A much talked about 175m² contemporary exhibit has come to life at London’s prestigious Saatchi Gallery, thanks to the creative collaboration between artist, architect and contractor.
Saatchi Gallery aims to bring contemporary art to a wider audience by providing an innovative platform for emerging international and local artists. For this year’s Artist-in-Residence, British artist Kate Daudy was invited to respond to the Tutankhamun: Treasures of the Golden Pharaoh exhibition, 2 November – 3 May. Her brief was to open discourses on the key themes of afterlife and existence, and the legacies we leave behind.
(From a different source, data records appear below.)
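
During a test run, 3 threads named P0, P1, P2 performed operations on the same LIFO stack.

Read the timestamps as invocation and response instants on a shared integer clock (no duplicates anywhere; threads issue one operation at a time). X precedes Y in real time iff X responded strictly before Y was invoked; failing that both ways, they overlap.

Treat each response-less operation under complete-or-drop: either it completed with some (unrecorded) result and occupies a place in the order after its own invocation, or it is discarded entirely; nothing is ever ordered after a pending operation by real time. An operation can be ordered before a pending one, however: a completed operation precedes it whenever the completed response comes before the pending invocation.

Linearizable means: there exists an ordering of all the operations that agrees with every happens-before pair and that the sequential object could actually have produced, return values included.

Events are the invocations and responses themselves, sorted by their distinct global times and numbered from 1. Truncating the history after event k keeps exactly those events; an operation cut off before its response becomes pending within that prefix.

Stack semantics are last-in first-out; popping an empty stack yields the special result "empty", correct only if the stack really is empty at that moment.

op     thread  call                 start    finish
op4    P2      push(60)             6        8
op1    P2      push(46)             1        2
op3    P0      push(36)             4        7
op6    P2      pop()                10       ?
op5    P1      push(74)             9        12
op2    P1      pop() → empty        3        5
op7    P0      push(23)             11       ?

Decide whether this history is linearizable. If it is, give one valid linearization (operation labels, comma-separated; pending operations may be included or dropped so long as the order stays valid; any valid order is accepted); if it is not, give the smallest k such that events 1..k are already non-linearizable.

already the first 5 events (up to op2's response at time 5) admit no linearization; the first 4 still do
one real-time candidate order over the 2 completed operations — the LIFO stack replay rejects it
no escape via the 1 pending operation (op3): every completion choice fails
one such order, op1, op2 (pending dropped), breaks at step 2 where op2 pop() → empty is illegal

not linearizable — minimal violating prefix: 5 events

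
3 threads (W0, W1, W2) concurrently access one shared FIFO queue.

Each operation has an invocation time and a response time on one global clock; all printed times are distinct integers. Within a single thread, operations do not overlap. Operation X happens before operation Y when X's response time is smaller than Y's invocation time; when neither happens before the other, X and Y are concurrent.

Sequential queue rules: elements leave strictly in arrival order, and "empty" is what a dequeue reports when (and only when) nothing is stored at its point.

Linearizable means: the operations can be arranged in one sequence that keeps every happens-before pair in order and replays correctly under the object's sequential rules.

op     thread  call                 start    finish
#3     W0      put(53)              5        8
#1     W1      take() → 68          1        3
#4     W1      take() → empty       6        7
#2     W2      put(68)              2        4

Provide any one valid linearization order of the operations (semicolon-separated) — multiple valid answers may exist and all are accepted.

#2; #1; #4; #3

step 1: #2 put(68) — queue <68>
step 2: #1 take() → 68 — queue <>
step 3: #4 take() → empty — queue <>
step 4: #3 put(53) — queue <53>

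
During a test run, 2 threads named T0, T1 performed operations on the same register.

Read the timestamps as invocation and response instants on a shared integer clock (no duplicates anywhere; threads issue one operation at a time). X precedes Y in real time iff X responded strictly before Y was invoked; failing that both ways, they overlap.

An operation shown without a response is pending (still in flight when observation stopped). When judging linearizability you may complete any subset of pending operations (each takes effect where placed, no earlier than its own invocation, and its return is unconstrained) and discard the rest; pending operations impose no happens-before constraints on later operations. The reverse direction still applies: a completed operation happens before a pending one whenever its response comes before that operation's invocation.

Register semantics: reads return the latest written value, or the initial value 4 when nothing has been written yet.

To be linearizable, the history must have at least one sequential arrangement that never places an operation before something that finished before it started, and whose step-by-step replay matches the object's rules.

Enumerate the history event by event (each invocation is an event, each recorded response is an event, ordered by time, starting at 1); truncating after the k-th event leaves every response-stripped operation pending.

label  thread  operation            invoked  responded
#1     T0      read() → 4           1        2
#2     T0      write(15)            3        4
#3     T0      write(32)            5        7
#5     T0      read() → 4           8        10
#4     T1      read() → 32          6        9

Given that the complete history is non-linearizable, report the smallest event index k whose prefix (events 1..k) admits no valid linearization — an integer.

10

one valid order for events 1..9 is #1, #2, #3, #4:
after step 1 (#1 read() → 4): value 4
after step 2 (#2 write(15)): value 15
after step 3 (#3 write(32)): value 32
after step 4 (#4 read() → 32): value 32
with event 10 included (#5 responding at time 10), all real-time-consistent orders fail
e.g. #1, #2, #3, #4, #5: illegal at step 5, since #5 read() → 4 cannot apply there
e.g. #1, #2, #3, #5, #4: illegal at step 4, since #5 read() → 4 cannot apply there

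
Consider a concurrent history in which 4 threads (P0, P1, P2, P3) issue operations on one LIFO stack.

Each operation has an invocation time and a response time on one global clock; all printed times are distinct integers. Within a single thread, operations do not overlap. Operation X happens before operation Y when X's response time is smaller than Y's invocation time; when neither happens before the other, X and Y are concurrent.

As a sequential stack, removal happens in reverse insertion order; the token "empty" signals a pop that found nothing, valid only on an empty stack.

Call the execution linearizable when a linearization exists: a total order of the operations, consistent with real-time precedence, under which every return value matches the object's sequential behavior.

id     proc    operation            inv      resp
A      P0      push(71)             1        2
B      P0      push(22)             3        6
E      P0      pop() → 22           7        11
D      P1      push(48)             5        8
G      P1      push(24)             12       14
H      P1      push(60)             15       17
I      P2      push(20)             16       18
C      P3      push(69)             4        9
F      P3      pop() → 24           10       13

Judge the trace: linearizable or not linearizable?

linearizable

witness order: A, B, E, C, D, G, F, H, I
step 1: A push(71) — stack <71>
step 2: B push(22) — stack <71,22>
step 3: E pop() → 22 — stack <71>
step 4: C push(69) — stack <71,69>
step 5: D push(48) — stack <71,69,48>
step 6: G push(24) — stack <71,69,48,24>
step 7: F pop() → 24 — stack <71,69,48>
step 8: H push(60) — stack <71,69,48,60>
step 9: I push(20) — stack <71,69,48,60,20>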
Following extensive research and exploration, Daudy’s multi-media installation – It Wasn’t That At All – now sits on the top floor of the Saatchi Gallery in Gallery 14 and draws on her own relationship with home, identity, faith, absence and loss.
To bring the fascinating stories of Ancient Egypt and modern London alive, Daudy collaborated with international design practice STUDIOS Architecture and Parisian-headquartered build specialist Agilité Solutions.
Continuously brainstorming with Kate Daudy and the Saatchi Gallery Director, Phillipa Adams, the team spent two weeks on their behind-the-scenes pre-installation design and production before the two-day fit out at the Saatchi Gallery.
The unusual yet simple space is modular by design which satisfied the tight timescales for the project, gave Daudy flexibility as she brought her interpretive brief to life, and allows the space to be reshaped for her immersive show. Everything was also consciously designed to be transportable and reusable.
A video wall with Egyptian eyes vividly staring out from TVs and telephones welcomes gallery visitors and invites them to consider the core themes common to the hastily buried 3,500-year old Egyptian king and each of us today.
Guests are then encouraged to move through a series of interconnected spaces including Daudy’s own temporary studio which will play host to a series of participative workshops; installation pieces using her signature appliqué woollen felt technique; a sculptural floor installation of the White Nile; a fireworks triptych representing Daudy’s first experience of losing a loved one; modern-day surgical instruments juxtaposed with works representing traditional mummification practices; live footage from a heart bypass; a small city of empty plinths and display cases dedicated to noted absence; and a final area which examines the legacies we leave behind.
Commenting on the efforts of all involved, artist Kate Daudy said: “I am incredibly passionate about making ancient Egypt more broadly accessible which I hope comes across in each installation and episode. I am extremely grateful that STUDIOS and Agilité shared this commitment to making the ambitious installation a reality and am in awe that – as a team – we have completed everything, without compromise, ready for the November unveiling. These two organisations made the impossible, possible.”
Commenting on Daudy’s work, cultural historian Marina Warner said: “Daudy is interested in illuminating power structures and using the visual arts as a means of bringing about discourse that might contribute toward social and political change. Although disruptive, her work is full of optimism.”
Philly Adams, Director at Saatchi Gallery, adds: “Inviting Daudy and de Commarque to be artist-in–residence at the Saatchi Gallery has led to two very exciting interventions. Our programme set out to explore the key themes of afterlife and existence reflecting the story of King Tutankhamun. Both installations open a discourse on the nature of life, drawing on the past and looking into the future.”
Tutankhamun: Treasures of the Golden Pharaoh celebrates the centenary of the tomb’s discovery and represents the final opportunity to see these world heritage artefacts before they return to Egypt forever. The exhibition runs from 2 November 2019 until 3 May 2020.